Don Quichotte, lorsque Gwenaël Morin l’a relu pour le monter sur scène, lui a en quelque sorte « sauté à la gueule ». L’ouvrage, réputé pour ouvrir avec Le Décaméron et Pantagruel, l’ère moderne de la littérature après l’époque des romans de chevalerie. L’époque n’est plus aux ordres médiévaux, la bourgeoisie se fait sa place avec une nouvelle organisation sociale dans laquelle le noble parasite doit disparaître et avec lui son image littéraire de chevalier battant la campagne pour rendre la justice. L’adaptation de Gwenaël Morin se limite aux deux premières heures de lecture (« le total en fait 30 » précise le metteur en scène). Elle met en débat le pouvoir masculin des armes et du discours en choisissant pour interpréter le chevalier à la triste figure la comédienne Jeanne Balibar et en donnant à l’ironique Marie-Noëlle le rôle de conteur, réunissant à la fois l’auteur Cervantes et le cheval Rossinante. Quichotte  « attaque frontalement les idéologies, notamment religieuses, qui génèrent de la violence » assure Gwenaël Morin.
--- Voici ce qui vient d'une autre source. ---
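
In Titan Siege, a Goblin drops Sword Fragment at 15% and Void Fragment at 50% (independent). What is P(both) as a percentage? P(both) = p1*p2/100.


For independent events, P(both) = P(A) * P(B)
= 15% * 50%
= 750 / 100 %
= 7.5%

7.5%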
Quichotte sera en septembre à Annecy et Paris, en octobre à Bordeaux, en novembre à Chambéry, Martigues, Genève et Mulhouse. Puis en 2025 à Toulouse, La Rochelle et Aix-en-Provence.

 

Poser sur scène nos doutes, nos maladresses, c'est ce qu’a proposé à Avignon la compagnie Baro d'evel au rythme conjugué de la danse, du cirque, de la musique, de la comédie, du chant, de la poterie. Qui som ? tente à tout moment de sauver les apparences, d’excuser les maladresses ou les dysfonctionnements qui font fuser les rires d’un public conquis. « Nous n’essayons pas de raconter une histoire linéaire, explique Camille co-fondatrice avec Blaï Mateu Trias de la compagnie franco-catalane. Comment s’accrocher à du sens quand nos vies sont des chaos en perpétuel mouvement, qui s’improvisent chaque jour ? » Mais, assène Camille sur scène, « nous ne lâcherons rien ! ». Les 2, 3, 4 octobre au Théâtre 71 de Malakoff, du 13 au 16 novembre, au Tandem d’Arras-Douai. Du 2 au 22 décembre au Théâtre de la Cité de Toulouse et, en janvier 2025, à Tarbes-Pyrénées et à la Maison de la Culture de Bobigny.

 

Enfin Platonov de Tchekhov a inspiré Cyril Teste qui crée Une autre rive, nouvelle performance filmique noyant la vacuité d'un monde dans l’ambiance fiévreuse d’une grande fête. Du 27 septembre au 13 octobre, aux Amandiers de Nanterre, les 17 et 18 octobre à Chalon-sur-Saône, en novembre au Théâtre du Rond-Point de Paris, et à Châteauroux. En décembre à Amiens, au Mans et à Roubaix.